New Zealand's women's sevens team experienced a rare slump last season, but are clicking again under their new coach.

Former assistant coach Allan Bunting took over the side last November after Sean Horan, who led the team to three straight Women's World Rugby Sevens series titles, stepped down following a season where the title and the Rio Games gold medals both headed to archrivals Australia.

And the Black Ferns are quickly back to their familiar place atop the standings, winning three of the four events this season.

Star wing Portia Woodman -- the all-time top try scorer in the series -- was quick to praise Bunting.

"He's kind of allowed us to play our own game...he pretty much allowed us to coach ourselves, he leaves it up to players to take control," she told Kyodo News over the weekend when the New Zealanders won the Kitakyushu Sevens, the first time a leg of the series had been held in Japan.

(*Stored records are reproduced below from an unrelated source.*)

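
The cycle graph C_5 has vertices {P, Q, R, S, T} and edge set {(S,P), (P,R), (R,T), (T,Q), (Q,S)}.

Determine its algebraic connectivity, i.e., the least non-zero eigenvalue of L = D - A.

The cycle graph C_n has Laplacian eigenvalues λ_k = 2 − 2cos(2πk/n), k = 0, 1, …, n−1. Here n = 5:
k=0: 2 − 2cos(0) = 0.0; k=1: 2 − 2cos(2π/5) = 1.382; k=2: 2 − 2cos(4π/5) = 3.618; k=3: 2 − 2cos(6π/5) = 3.618; k=4: 2 − 2cos(8π/5) = 1.382.
Laplacian eigenvalues: [0.0, 1.382, 1.382, 3.618, 3.618]. Algebraic connectivity (smallest non-zero eigenvalue) = 1.382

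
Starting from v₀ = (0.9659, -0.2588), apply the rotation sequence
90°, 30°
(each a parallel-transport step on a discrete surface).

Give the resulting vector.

Total rotation: 90° + 30° = 120°. Final vector: (-0.2588, 0.9659)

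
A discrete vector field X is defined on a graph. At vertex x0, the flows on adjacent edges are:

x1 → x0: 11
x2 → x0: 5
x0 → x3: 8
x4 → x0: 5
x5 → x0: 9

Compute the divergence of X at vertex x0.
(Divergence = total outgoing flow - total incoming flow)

Divergence = sum of outgoing flows = (-11) + (-5) + 8 + (-5) + (-9) = -22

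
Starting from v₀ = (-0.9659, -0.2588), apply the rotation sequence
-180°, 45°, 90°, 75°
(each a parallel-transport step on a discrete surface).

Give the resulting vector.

Total rotation: (-180°) + 45° + 90° + 75° = 30°. Final vector: (-0.7071, -0.7071)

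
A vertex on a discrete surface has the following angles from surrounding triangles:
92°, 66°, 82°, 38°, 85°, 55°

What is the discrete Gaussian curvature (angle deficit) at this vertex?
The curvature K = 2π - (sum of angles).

Sum of angles = 418°. K = 360° - 418° = -58° = -29π/90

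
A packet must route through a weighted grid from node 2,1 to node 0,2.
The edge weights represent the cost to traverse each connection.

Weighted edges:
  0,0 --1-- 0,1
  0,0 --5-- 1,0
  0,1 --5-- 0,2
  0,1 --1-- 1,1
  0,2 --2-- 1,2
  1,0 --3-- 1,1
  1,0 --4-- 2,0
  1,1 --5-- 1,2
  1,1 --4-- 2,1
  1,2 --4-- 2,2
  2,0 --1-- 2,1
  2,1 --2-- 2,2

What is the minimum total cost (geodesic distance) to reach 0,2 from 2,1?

Shortest path: 2,1 → 2,2 → 1,2 → 0,2, total weight = 8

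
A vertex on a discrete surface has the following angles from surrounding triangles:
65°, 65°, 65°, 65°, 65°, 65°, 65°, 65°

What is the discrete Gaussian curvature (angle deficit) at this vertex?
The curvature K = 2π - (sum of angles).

Sum of angles = 520°. K = 360° - 520° = -160° = -8π/9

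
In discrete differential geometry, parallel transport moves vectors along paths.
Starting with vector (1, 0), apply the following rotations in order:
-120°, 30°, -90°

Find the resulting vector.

Total rotation: (-120°) + 30° + (-90°) = -180° ≡ 180° (mod 360°). Final vector: (-1, 0)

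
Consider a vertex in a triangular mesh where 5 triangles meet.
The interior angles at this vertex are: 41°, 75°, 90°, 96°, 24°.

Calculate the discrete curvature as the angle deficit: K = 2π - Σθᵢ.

Sum of angles = 326°. K = 360° - 326° = 34° = 17π/90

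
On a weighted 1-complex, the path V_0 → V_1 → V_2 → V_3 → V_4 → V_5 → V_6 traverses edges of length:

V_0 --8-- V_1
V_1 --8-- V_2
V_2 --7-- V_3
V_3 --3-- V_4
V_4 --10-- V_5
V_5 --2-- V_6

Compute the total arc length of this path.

Arc length = 8 + 8 + 7 + 3 + 10 + 2 = 38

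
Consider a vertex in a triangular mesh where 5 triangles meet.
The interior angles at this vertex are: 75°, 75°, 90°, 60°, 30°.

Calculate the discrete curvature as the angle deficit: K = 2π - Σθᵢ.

Sum of angles = 330°. K = 360° - 330° = 30° = π/6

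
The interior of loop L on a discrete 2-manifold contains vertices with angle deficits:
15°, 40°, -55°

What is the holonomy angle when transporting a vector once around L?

Holonomy = total enclosed curvature = 15° + 40° + (-55°) = 0°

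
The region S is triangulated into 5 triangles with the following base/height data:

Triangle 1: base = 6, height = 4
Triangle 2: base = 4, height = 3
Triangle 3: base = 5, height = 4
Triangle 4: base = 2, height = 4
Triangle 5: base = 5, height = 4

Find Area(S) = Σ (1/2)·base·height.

(1/2)×6×4 + (1/2)×4×3 + (1/2)×5×4 + (1/2)×2×4 + (1/2)×5×4 = 42.0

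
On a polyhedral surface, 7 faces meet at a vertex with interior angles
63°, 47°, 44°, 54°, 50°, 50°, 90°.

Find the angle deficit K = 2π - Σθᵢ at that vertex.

Sum of angles = 398°. K = 360° - 398° = -38° = -19π/90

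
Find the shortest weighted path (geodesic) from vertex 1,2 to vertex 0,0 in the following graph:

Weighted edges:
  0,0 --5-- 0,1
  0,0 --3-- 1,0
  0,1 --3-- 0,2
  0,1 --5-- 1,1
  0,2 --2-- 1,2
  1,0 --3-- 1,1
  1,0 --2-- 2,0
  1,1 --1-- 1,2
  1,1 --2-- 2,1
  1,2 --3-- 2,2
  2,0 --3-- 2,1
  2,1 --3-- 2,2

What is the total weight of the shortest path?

Shortest path: 1,2 → 1,1 → 1,0 → 0,0, total weight = 7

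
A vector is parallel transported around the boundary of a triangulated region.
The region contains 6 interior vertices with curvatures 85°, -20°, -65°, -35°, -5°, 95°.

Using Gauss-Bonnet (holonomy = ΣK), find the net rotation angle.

Holonomy = total enclosed curvature = 85° + (-20°) + (-65°) + (-35°) + (-5°) + 95° = 55°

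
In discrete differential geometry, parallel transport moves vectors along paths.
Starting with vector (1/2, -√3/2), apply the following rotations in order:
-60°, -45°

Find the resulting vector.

Total rotation: (-60°) + (-45°) = -105°. Final vector: (-0.9659, -0.2588)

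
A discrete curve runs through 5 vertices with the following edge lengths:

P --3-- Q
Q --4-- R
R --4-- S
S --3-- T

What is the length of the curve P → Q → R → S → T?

Arc length = 3 + 4 + 4 + 3 = 14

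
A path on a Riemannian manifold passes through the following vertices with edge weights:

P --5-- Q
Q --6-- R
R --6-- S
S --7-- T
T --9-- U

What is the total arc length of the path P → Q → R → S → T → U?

Arc length = 5 + 6 + 6 + 7 + 9 = 33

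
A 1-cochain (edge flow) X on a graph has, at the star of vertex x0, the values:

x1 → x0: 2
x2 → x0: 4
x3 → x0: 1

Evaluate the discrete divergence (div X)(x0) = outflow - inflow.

Divergence = sum of outgoing flows = (-2) + (-4) + (-1) = -7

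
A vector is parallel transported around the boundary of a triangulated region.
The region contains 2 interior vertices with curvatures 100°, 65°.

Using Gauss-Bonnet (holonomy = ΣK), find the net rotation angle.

Holonomy = total enclosed curvature = 100° + 65° = 165°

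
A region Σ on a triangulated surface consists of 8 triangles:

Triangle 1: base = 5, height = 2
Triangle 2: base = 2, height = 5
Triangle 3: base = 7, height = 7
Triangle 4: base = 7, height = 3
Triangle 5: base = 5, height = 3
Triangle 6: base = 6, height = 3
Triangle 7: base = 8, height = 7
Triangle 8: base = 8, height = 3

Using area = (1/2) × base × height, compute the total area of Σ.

(1/2)×5×2 + (1/2)×2×5 + (1/2)×7×7 + (1/2)×7×3 + (1/2)×5×3 + (1/2)×6×3 + (1/2)×8×7 + (1/2)×8×3 = 101.5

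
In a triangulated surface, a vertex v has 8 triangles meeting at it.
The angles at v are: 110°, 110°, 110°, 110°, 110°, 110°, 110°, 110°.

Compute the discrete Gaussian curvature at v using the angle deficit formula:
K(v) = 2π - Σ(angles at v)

Sum of angles = 880°. K = 360° - 880° = -520°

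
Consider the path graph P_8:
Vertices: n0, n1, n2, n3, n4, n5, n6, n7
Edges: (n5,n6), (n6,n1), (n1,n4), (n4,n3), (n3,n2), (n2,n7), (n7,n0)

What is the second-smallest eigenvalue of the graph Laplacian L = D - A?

The path graph P_n has Laplacian eigenvalues λ_k = 2 − 2cos(kπ/n), k = 0, 1, …, n−1. Here n = 8:
k=0: 2 − 2cos(0) = 0.0; k=1: 2 − 2cos(π/8) = 0.1522; k=2: 2 − 2cos(π/4) = 0.5858; k=3: 2 − 2cos(3π/8) = 1.2346; k=4: 2 − 2cos(π/2) = 2.0; k=5: 2 − 2cos(5π/8) = 2.7654; k=6: 2 − 2cos(3π/4) = 3.4142; k=7: 2 − 2cos(7π/8) = 3.8478.
Laplacian eigenvalues: [0.0, 0.1522, 0.5858, 1.2346, 2.0, 2.7654, 3.4142, 3.8478]. Algebraic connectivity (smallest non-zero eigenvalue) = 0.1522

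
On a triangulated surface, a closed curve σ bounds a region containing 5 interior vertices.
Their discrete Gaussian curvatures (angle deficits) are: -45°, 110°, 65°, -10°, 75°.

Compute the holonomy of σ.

Holonomy = total enclosed curvature = (-45°) + 110° + 65° + (-10°) + 75° = 195°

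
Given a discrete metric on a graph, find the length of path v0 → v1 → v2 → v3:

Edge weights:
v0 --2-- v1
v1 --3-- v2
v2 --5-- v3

Arc length = 2 + 3 + 5 = 10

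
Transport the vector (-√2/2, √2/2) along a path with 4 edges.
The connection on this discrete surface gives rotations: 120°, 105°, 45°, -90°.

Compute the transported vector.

Total rotation: 120° + 105° + 45° + (-90°) = 180°. Final vector: (0.7071, -0.7071)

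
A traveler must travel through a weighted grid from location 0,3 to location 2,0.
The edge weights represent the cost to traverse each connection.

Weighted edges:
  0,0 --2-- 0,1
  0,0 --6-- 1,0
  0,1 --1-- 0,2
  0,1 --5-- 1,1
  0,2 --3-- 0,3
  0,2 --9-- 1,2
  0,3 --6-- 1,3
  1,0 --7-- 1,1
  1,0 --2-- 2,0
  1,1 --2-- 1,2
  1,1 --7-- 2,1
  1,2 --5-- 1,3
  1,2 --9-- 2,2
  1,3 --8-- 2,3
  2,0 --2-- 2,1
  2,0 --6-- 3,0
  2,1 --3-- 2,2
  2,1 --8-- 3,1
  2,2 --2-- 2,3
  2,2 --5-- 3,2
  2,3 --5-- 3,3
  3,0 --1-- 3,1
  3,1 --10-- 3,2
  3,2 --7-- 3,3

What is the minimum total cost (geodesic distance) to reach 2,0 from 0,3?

Shortest path: 0,3 → 0,2 → 0,1 → 0,0 → 1,0 → 2,0, total weight = 14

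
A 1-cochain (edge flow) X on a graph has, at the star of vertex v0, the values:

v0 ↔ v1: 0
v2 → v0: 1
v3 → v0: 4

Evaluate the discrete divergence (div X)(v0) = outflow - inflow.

Divergence = sum of outgoing flows = 0 + (-1) + (-4) = -5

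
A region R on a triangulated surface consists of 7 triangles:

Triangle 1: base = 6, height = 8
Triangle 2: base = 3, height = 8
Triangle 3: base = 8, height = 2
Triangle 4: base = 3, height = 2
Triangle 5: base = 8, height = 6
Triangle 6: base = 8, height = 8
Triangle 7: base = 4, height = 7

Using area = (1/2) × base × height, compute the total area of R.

(1/2)×6×8 + (1/2)×3×8 + (1/2)×8×2 + (1/2)×3×2 + (1/2)×8×6 + (1/2)×8×8 + (1/2)×4×7 = 117.0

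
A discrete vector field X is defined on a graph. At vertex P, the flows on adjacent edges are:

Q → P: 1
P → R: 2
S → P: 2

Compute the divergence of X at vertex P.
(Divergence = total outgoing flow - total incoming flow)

Divergence = sum of outgoing flows = (-1) + 2 + (-2) = -1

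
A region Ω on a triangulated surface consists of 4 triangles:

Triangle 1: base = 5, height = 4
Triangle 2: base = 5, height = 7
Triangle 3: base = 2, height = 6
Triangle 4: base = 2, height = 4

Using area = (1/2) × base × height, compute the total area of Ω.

(1/2)×5×4 + (1/2)×5×7 + (1/2)×2×6 + (1/2)×2×4 = 37.5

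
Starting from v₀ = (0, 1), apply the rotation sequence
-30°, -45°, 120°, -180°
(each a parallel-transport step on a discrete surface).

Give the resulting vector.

Total rotation: (-30°) + (-45°) + 120° + (-180°) = -135°. Final vector: (0.7071, -0.7071)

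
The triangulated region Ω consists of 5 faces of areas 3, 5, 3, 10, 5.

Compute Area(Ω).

3 + 5 + 3 + 10 + 5 = 26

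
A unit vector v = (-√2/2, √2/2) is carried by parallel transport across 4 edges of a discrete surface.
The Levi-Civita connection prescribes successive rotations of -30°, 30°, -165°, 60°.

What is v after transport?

Total rotation: (-30°) + 30° + (-165°) + 60° = -105°. Final vector: (0.8660, 0.5000)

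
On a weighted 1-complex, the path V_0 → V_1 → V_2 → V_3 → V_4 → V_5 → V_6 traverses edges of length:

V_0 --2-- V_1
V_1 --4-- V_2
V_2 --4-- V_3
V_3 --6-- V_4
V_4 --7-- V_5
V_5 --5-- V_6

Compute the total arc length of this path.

Arc length = 2 + 4 + 4 + 6 + 7 + 5 = 28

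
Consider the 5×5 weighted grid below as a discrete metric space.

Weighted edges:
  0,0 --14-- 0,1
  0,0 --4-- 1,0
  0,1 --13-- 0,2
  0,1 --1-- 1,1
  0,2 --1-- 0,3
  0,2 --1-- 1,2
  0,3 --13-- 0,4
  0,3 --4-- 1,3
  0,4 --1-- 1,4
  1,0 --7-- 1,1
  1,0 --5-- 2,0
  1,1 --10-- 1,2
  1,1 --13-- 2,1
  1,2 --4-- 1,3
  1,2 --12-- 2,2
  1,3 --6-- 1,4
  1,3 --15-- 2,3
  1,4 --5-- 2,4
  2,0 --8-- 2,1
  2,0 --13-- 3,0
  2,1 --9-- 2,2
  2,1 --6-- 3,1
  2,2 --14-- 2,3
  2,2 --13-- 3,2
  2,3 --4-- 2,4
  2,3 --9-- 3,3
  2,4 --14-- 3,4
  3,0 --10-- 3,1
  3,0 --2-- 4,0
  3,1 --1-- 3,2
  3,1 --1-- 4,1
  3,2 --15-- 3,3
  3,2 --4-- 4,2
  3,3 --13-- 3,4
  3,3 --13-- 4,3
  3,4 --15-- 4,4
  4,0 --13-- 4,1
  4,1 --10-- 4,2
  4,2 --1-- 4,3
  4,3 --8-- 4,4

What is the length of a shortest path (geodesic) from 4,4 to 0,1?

Shortest path: 4,4 → 4,3 → 4,2 → 3,2 → 3,1 → 2,1 → 1,1 → 0,1, total weight = 34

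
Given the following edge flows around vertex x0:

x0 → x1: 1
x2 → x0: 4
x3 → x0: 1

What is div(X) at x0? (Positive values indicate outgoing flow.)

Divergence = sum of outgoing flows = 1 + (-4) + (-1) = -4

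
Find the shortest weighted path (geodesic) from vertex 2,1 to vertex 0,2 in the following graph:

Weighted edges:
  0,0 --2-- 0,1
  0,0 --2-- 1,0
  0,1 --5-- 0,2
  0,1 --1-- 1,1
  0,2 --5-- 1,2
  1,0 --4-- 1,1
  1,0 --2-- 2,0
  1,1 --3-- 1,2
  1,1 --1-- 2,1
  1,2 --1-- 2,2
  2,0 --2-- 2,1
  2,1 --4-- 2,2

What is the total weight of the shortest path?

Shortest path: 2,1 → 1,1 → 0,1 → 0,2, total weight = 7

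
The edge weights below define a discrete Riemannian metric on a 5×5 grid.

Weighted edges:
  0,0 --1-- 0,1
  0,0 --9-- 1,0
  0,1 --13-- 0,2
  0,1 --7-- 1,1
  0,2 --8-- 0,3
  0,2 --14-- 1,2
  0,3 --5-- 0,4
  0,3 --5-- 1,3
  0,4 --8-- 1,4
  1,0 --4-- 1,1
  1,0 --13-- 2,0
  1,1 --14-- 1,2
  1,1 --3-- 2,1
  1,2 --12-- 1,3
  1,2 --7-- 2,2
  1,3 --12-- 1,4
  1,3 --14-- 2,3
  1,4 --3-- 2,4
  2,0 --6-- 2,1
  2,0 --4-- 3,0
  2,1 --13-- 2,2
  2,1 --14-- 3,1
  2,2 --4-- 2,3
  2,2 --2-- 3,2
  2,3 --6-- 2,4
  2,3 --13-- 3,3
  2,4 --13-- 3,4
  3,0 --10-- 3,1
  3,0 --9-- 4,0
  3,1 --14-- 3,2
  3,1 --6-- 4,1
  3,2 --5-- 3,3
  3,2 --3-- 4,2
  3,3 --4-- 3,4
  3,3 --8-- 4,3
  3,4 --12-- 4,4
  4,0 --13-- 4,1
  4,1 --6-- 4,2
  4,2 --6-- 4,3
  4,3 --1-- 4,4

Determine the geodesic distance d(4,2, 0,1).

Shortest path: 4,2 → 3,2 → 2,2 → 2,1 → 1,1 → 0,1, total weight = 28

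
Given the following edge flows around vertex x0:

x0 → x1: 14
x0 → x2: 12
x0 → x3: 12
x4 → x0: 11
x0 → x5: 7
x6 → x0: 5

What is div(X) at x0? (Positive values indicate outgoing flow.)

Divergence = sum of outgoing flows = 14 + 12 + 12 + (-11) + 7 + (-5) = 29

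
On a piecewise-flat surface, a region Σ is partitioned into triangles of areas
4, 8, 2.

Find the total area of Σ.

4 + 8 + 2 = 14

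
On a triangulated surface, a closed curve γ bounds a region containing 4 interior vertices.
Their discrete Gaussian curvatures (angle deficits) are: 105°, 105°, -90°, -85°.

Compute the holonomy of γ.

Holonomy = total enclosed curvature = 105° + 105° + (-90°) + (-85°) = 35°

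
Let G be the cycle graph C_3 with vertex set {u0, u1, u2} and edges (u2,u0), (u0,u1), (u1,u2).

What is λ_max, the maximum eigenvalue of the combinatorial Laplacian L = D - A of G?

The cycle graph C_n has Laplacian eigenvalues λ_k = 2 − 2cos(2πk/n), k = 0, 1, …, n−1. Here n = 3:
k=0: 2 − 2cos(0) = 0.0; k=1: 2 − 2cos(2π/3) = 3.0; k=2: 2 − 2cos(4π/3) = 3.0.
Laplacian eigenvalues: [0.0, 3.0, 3.0]. Largest eigenvalue (spectral radius) = 3.0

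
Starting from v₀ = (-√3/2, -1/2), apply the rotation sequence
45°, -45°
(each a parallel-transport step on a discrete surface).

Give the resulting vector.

Total rotation: 45° + (-45°) = 0°. Final vector: (-0.8660, -0.5000)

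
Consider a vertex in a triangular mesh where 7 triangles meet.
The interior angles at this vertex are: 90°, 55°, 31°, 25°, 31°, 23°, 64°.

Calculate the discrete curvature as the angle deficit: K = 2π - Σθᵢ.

Sum of angles = 319°. K = 360° - 319° = 41° = 41π/180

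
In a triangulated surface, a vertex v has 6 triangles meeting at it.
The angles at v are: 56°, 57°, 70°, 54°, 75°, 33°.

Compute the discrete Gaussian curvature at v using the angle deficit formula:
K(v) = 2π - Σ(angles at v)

Sum of angles = 345°. K = 360° - 345° = 15° = π/12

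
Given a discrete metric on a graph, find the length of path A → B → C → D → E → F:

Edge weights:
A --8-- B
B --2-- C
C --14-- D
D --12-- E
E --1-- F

Arc length = 8 + 2 + 14 + 12 + 1 = 37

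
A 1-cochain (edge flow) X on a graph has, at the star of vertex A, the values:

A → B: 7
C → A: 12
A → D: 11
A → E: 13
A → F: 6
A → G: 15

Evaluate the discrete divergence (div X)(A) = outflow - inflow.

Divergence = sum of outgoing flows = 7 + (-12) + 11 + 13 + 6 + 15 = 40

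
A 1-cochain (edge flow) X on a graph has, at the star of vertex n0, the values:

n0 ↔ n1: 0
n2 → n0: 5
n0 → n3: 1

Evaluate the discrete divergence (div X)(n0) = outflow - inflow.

Divergence = sum of outgoing flows = 0 + (-5) + 1 = -4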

"In the past we were quite structured...the structure worked for the first four years," she added. "But sports are beyond that too. We've been able to adapt and change the way we play, and (he made us feel) there's no mistake in the decisions we make -- whether it works or not."

The 2015-16 season saw New Zealand end the campaign without a single title in the series before the misery was compounded by a 24-17 Olympic final defeat in Brazil. But they exacted revenge over their neighbors at the earliest opportunity, winning 17-5 in Dubai in December in this series' first final.

Another title in Las Vegas followed in early March and the coach himself is feeling the team is heading in the right direction.

"The players are really enjoying the style of rugby that we're playing, and that's really important," said Bunting, who spent three years playing with Tokyo Gas in the second tier of Japan's corporate rugby set-up through 2009. "We've changed our style a bit, we're using space pretty well."

"We now have a player-leading environment. Players lead lots of the stuff on and off the field so now the leaders are growing really well. On the field they don't have coaches, they just have players so we want them making their own decisions under pressure. They're starting to do it really well."

Bunting's side won all three pool stage games in Kitakyushu including a last-minute 19-14 turnaround against France -- where their sustained period of pressure left the Europeans out of gas in the closing stages.

They brushed aside England and Fiji before they found themselves on the brink of defeat against Canada in the final. But they sent out another message that they do not go down easily by scoring two late tries -- the first by Woodman who ran almost the full length of the pitch.

"I didn't think I was able to (get there) because I saw three players coming. I thought I was going to get tackled, but I saw (the last player) slow down so I just kept going," Woodman said with a smile.

If her try was pure class, the second epitomized what the team has been working on -- interchanges on the left created a huge hole for Michaela Blyde to exploit on the opposite side, much to the delight of the coach.

"Through the tournament, we didn't play the spaces as well as we wanted to and that's why we struggled a bit. But in the final when we got the ball, I think we did. You see the last try, space to space," said Bunting.

"We've got a new management, a new group of girls and we're just starting afresh," said Woodman. "The girls just want to play as much as they can, have fun playing, and they have the opportunity to do whatever they want. The rest of us will be there to support them, we'll back them up."

"We've learned from the last few years and from the Olympics, and we know we don't want to feel like that again so we are just working to get better."